Qui in premessa ritengo opportuno puntualizzare invece la mia posizione da persona non digiuna delle questioni economiche.
Riferendomi alle analisi di economisti cui accennavo devo dire che non le trovo del tutto congruenti e che spesso sono mi appaiono reticenti, perché confinano a margine o in coda le questioni fondamentali.

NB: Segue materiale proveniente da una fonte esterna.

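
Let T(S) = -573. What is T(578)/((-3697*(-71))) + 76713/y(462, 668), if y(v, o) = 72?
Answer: 6712041325/6299688 ≈ 1065.5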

Tutta una ricostruzione critica delle politiche finora dettate dalla UE che si legge in queste analisi può essere infatti anche condivisibile. Un po’ a spanne, magari, perché riconoscere oggi che i fondamentali economici dell’Italia sono solidi vuol anche dire che in realtà le politiche finora indotte dalla UE non avrebbero affatto indebolito l’Italia e addirittura comporta riconoscere implicitamente che i precedenti governi non avrebbero poi operato così male. C’è un minimo di contraddittorietà, in questo. Ma ancor più, alla fin fine, tutto il tema della certezza relativa alla solvibilità finanziaria del Paese si fonda sul fatto che la ricchezza privata italiana è ben superiore al suo debito pubblico. Ora, se questo è vero, bisogna intanto dire che non è scontato che quella ricchezza sia disponibile a mobilizzarsi per ragioni “patriottiche”. Buona parte di quella ricchezza mobiliare (e immobiliare) è detenuta da qualche milione di famiglie che finora hanno mantenuto una propensione al risparmio precauzionale piuttosto che alla spesa indiscriminata. In altri momenti molti di quegli stessi economisti hanno sostenuto che tale peculiarità tutta italiana era un residuo di arcaicità. Molti altri (io fra questi) sono più propensi a ritenere che oltre alla funzione di quel risparmio in chiave di assicurazione contro le incertezze soprattutto occupazionali e di quella di autofinanziamento compensativo dell’aumento dei costi delle prestazioni sociosanitarie causato dalla restrizione del welfare italiano, quelle risorse restino immobilizzate perché non si intravvede un ciclo di investimenti capaci di costituire essi si, una domanda solvibile di risorse finanziarie private. Perciò dire che questa ricchezza privata può garantire il debito pubblico significa implicitamente sostenere che se ve ne fosse la necessità si provvederebbe a espropriarla. Non mancano precedenti, del resto. Ricorderei il prelievo forzoso sui conti correnti operato dal Governo Amato nel 1992. Fu una patrimoniale mobiliare: ma non sarebbe la prima volta che si tornerebbe a parlare anche di una patrimoniale immobiliare straordinaria.
Di questo ovviamente non si parla in ambienti leghisti, perché la base sociale leghista non lo accetterebbe. Ma se non se ne parla in ambienti vicini al M5S può essere solo per inconsapevolezza oppure, peggio, per reticenza consapevole.
In realtà quel che forse costituirà il vero oggetto della trattativa fra il Governo italiano e le istituzioni europee non sarà niente di tutto questo: sarà piuttosto la pressione per una proroga del quantitative easing da parte della BCE accompagnato da strumenti analogamente volti ad abbassare il costo degli interessi sul debito.
Che la UE non consenta alla BCE di farlo non lo darei per scontato. Ma avverrà solo dopo le elezioni europee, col nuovo assetto della Commissione che verrà determinato da queste e perciò solo dopo una fase elettorale durante la quale verranno bruciati miliardi di euro in aumento della spesa per interessi sul debito pubblico italiano. E non è affatto detto che questa per il Paese sia una soluzione migliore di una correzione immediata della manovra volta a dimostrare che l’aumento del deficit proposto non sarà destinato a finanziare spesa pubblica corrente bensì ad investimenti e occupazione. L’argomento emerge anche incidentalmente nei ragionamenti di alcuni analisti, ma solo in coda e non come proposta da giocare immediatamente in luogo di un arroccamento. Anche in questo mi permetto criticamente di rinvenire un elemento di reticenza.